Now, I’ll hand this back to Dr. Messler.

MESSLER:  Great.  Thanks, Dr. Rolih.  Really a terrific story about your health systems journey and your leadership through this, showing collaboration, teamwork, locally, nationally developing dashboards, real-time tools, testing out of new ideas – all are incredible examples of innovation and collaboration, with the constant vision of improving the care for your patients with diabetes and hyperglycemia. 

I just want to take a few minutes as we wrap up here to share our eGlycemic Management System, eGMS, talk about Glucommander just briefly – how Glytec’s eGMS system, our eGlycemic Management System, enables that collaboration through our software that integrates with the EMR, the EHR.

I want to start in the center, which really is our passion, our focus – as you heard from Dr. Rolih, the importance of teamwork and collaboration – essential for us to be part of the team when we can and having that team of leaders, educators, pharmacy, quality, and all various disciplines represented as you’re trying to move the needle and improve the care of your patients with diabetes and hyperglycemia.  So we certainly start at that center.

Glucommander is our software, on the top left.  I’ll just highlight briefly – we don’t have an opportunity for a demonstration today, but Glucommander is the name of our software, which provides personalized insulin-dosing decisions at the point of care, both IV Glucommander, we have a transition module from IV to subcutaneous insulin management, and then our sub-Q Glucommander module.

If we go to the top center, we operate in the GlyCloud.  Our software is a cloud-hosted platform which enables us to implement and upgrade remotely, enables that layer of security as well, operating in the cloud.

On the top right, I think you’ve heard from me earlier and Dr. Rolih the importance of getting data out there and metrics out there.  Our dashboard example at Novant is a great example of using real-time data.  We have a suite of tools and metrics that we provide back to our sites so they can see how they’re doing and continue to improve.

The bottom right – GlucoSurveillance – our tool to get some real-time identification of patients that are not on Glucommander but that would benefit from being on Glucommander because of persistent hyperglycemia.

On the bottom are our solution works.  We have the SmartClick solution to enable Glucommander to seamlessly integrate with your electronic medical record.  We have a lab integration as well.  So for the end user, the nurse, the provider, they have this really seamless integration with your EMR, whatever EMR you have.

And then going around the circle to GlucoView, the solution that we have to allow for alerts to make sure that end users, nurses, are getting those alerts for a subsequent blood sugar check, so that they’re timely.  And we have other monitoring features to continue to safely manage insulin for your patient. 

That’s just a quick snapshot of who we are and what Glucommander – and it’s been a joy to collaborate with places like Novant and Dr.
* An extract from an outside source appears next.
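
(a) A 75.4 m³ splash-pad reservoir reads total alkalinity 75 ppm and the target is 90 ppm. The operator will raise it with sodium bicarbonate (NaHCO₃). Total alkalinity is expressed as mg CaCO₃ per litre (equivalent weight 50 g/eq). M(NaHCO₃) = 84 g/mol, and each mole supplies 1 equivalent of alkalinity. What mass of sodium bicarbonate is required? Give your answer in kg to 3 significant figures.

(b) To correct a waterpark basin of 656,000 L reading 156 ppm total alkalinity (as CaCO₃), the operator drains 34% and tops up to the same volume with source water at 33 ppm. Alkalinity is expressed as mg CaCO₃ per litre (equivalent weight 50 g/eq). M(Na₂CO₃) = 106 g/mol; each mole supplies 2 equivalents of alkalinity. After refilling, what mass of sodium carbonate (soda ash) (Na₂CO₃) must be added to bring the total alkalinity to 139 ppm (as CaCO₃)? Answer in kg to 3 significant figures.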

Rolih that really are able to take just a piece of what we have and continue to improve and really improve the safety of their patients.

So with that, that ends our portion.  We really appreciate you sticking around and listening to us today, and I’ll pass it back along to Becker’s.

XAGAS:  Thank you, Dr. Rolih and Dr. Messler, for that fantastic presentation.  We also want to thank today’s featured session sponsor, Glytec.  Thank you for joining us at Becker’s Clinical Leadership and Pharmacy Virtual Forum, and enjoy the rest of your day.